Tuesday, February 20, 2007

Of Cats and Hallucinations

It's been a few days since I last posted, and that naturally has to do with my father's surgery. My brother was good enough to take some time off from work, and that made the stress and fear easier to shoulder. He's back to work now, though, and I'm in a strange place mentally and emotionally. My flat near Boston isn't that large, but it feels like an enormous mansion now that it's just me and the cats. Fluffy seems a bit depressed, and Panther is definitely confused. He has been seeking as much attention as he can get, and when he doesn't get it he gets angry. Toulouse has always been my familiar, so as long as I'm around he's relatively happy. And then there is Impy, my darling little girl. Last night she slept on my lap for a record length of time, almost an hour. Methinks they feel the void left by my father. I'm not trying to be melodramatic, but cats are wise creatures and they know that something is up.

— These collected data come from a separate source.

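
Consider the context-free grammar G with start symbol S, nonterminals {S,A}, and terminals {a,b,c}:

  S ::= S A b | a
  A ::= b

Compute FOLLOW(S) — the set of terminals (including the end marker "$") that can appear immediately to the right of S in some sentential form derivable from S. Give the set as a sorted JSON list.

FIRST sets, iterate to fixpoint:
[1]
  A via A→b: +{b}
  S via S→a: +{a}
  S: {a}  A: {b}
[2] done
  S: {a}  A: {b}

FOLLOW iteration:
FOLLOW(S) := {$}
iter 1:
  S→S A b: FOLLOW(S) ⊇ FIRST(A) = {b}; new: +{b}
  S→S A b: FOLLOW(A) ⊇ FIRST(b) = {b}; new: +{b}
  S: {$,b}  A: {b}
iter 2: (stable)
  S: {$,b}  A: {b}

FOLLOW(S) = ["$", "b"]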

As for me, I'm spending my time watching television or cleaning and getting ready for the move. I feel a bit numb, but I'm not suicidal or all that depressed. It's like I'm waiting for something to happen, and I suppose that's true. I'm waiting for my father's medical trial to come to an end, one way or the other. The news has been very good, so at this point I'm hopeful that he will be home within a week. The most disconcerting part of his surgery has been the delusions. On Friday, he was hysterically afraid that the nurses were trying to kill him, and that my brother and I were in terrible danger. It was very disturbing. Since then, he has been getting better, but he still is caught in a sort of dream-world. One of the attending physicians told me that there is no evidence of a stroke or any brain damage, and that these hallucinations are normal and will go away. Good news, that.

More later...thanks for the letters of concern everyone.